Norma S. Spencer, 90, of Ruther Glen died peacefully in her sleep, surrounded by her loving family, in a private nursing home in Glen Allen, on Christmas Day, Dec. 25, 2012.

She is survived by her husband of 58 years, Dr. Frederick J. Spencer; her daughter, Gillian Spencer of Baltimore; her son, Tony and his wife, Danielle, of Ruther Glen; her sister, Jorie Wetchler, of Chicago; and four grandchildren, Lauren Spencer Meyer, Nicholas Spencer Meyer, Josie Spencer, and Charlie Spencer.

She was preceded in death by her parents, Joseph and Della Spector of Indiana Harbor, Ind.; and her sister, Julia Phillips of New York City.

Born in Chicago in 1922, Mrs. Spencer was a brilliant student who won a full academic scholarship to Purdue University, where she graduated in the first class of the engineering school to include women. After the attack on Pearl Harbor, she enlisted in the first cadre of the Women's Army Air Corps; in addition to serving as her company's bugler, she finished at the top of her class in flight control and eventually became the trick chief in charge of the flight tower at Truax Army Airfield in Wisconsin.

Following her honorable discharge with the rank of technical sergeant, Mrs.

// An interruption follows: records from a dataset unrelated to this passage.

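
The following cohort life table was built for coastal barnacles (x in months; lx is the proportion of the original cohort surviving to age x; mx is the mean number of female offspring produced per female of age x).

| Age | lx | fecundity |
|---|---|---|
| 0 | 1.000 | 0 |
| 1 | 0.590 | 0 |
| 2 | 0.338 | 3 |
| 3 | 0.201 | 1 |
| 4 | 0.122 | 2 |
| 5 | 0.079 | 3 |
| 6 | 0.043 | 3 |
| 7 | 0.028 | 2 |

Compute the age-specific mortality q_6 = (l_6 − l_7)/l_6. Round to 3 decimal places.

0.349

q_6 = (l_6 − l_7) / l_6 = (0.043 − 0.028) / 0.043
     = 0.015 / 0.043 = 0.348837… → 0.349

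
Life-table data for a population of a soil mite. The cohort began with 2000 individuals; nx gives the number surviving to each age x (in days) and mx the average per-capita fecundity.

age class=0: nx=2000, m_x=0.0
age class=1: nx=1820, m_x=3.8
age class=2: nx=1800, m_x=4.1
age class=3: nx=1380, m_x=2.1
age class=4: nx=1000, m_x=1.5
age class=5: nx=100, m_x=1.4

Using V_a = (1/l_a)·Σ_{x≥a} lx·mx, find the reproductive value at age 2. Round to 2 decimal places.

6.62

lx = nx/n0 = nx/2000: 1, 0.91, 0.9, 0.69, 0.5, 0.05
lx·mx for x ≥ 2: 3.69, 1.449, 0.75, 0.07 → sum = 5.959
V_2 = 5.959 / l_2 = 5.959 / 0.9 = 6.621111… → 6.62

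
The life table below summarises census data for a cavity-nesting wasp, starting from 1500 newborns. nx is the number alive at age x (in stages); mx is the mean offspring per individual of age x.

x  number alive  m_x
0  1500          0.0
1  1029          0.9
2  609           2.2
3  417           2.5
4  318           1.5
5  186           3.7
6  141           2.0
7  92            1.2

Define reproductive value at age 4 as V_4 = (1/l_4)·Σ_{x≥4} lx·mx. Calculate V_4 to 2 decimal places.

4.90

lx = nx/n0 = nx/1500: 1, 0.686, 0.406, 0.278, 0.212, 0.124, 0.094, 0.06133…
lx·mx for x ≥ 4: 0.318, 0.4588, 0.188, 0.0736… → sum = 1.0384…
V_4 = 1.0384… / l_4 = 1.0384… / 0.212 = 4.898113… → 4.90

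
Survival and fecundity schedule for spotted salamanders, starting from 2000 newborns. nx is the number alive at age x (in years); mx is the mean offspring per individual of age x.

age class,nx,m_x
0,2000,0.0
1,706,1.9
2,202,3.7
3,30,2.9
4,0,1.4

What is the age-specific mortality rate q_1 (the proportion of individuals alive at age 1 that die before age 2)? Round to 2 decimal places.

lx = nx/n0 = nx/2000: 1, 0.353, 0.101, 0.015, 0
q_1 = (l_1 − l_2) / l_1 = (0.353 − 0.101) / 0.353
     = 0.252 / 0.353 = 0.713881… → 0.71

0.71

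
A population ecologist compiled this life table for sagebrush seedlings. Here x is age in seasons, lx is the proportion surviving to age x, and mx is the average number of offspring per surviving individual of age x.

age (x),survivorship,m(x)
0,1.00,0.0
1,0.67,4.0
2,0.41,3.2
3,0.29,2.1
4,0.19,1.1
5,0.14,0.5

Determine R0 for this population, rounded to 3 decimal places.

lx·mx by age: 0, 2.68, 1.312, 0.609, 0.209, 0.07
R0 = Σ lx·mx = 4.88 → 4.880

4.880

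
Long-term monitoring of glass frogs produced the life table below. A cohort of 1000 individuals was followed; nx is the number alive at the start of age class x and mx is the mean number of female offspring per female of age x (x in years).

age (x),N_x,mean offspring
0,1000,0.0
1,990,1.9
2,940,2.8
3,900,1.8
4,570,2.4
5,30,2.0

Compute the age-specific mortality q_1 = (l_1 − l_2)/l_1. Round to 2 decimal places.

lx = nx/n0 = nx/1000: 1, 0.99, 0.94, 0.9, 0.57, 0.03
q_1 = (l_1 − l_2) / l_1 = (0.99 − 0.94) / 0.99
     = 0.05 / 0.99 = 0.050505… → 0.05

0.05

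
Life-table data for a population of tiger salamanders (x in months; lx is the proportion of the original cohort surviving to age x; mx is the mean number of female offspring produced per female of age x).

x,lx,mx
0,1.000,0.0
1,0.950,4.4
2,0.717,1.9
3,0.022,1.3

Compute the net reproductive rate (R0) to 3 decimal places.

5.571

lx·mx by age: 0, 4.18, 1.3623, 0.0286
R0 = Σ lx·mx = 5.5709 → 5.571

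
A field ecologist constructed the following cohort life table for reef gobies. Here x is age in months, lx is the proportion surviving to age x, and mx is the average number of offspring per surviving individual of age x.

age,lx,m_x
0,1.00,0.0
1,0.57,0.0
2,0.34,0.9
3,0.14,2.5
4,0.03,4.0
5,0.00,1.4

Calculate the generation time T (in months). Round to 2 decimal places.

2.76

lx·mx: 0, 0, 0.306, 0.35, 0.12, 0 → R0 = 0.776
x·lx·mx: 0, 0, 0.612, 1.05, 0.48, 0 → Σ = 2.142
T = 2.142 / 0.776 = 2.760309… → 2.76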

Spencer lived in San Francisco, where she joined in the celebration of V-J Day and worked first as a statistical draftsperson for the Oakland Dry Dock and later as a statistical analyst for the Federal Reserve Bank. While in San Francisco, she took up acting and appeared in a play with Orson Welles.

In 1947, Mrs. Spencer moved to New York City, where she became one of the first women to trade on the New York and American stock exchanges. During the seven years she lived in New York, she worked also as a fashion model and as an operative for a private eye agency. With other veterans, she organized protests against racial discrimination in the city's subsidized housing.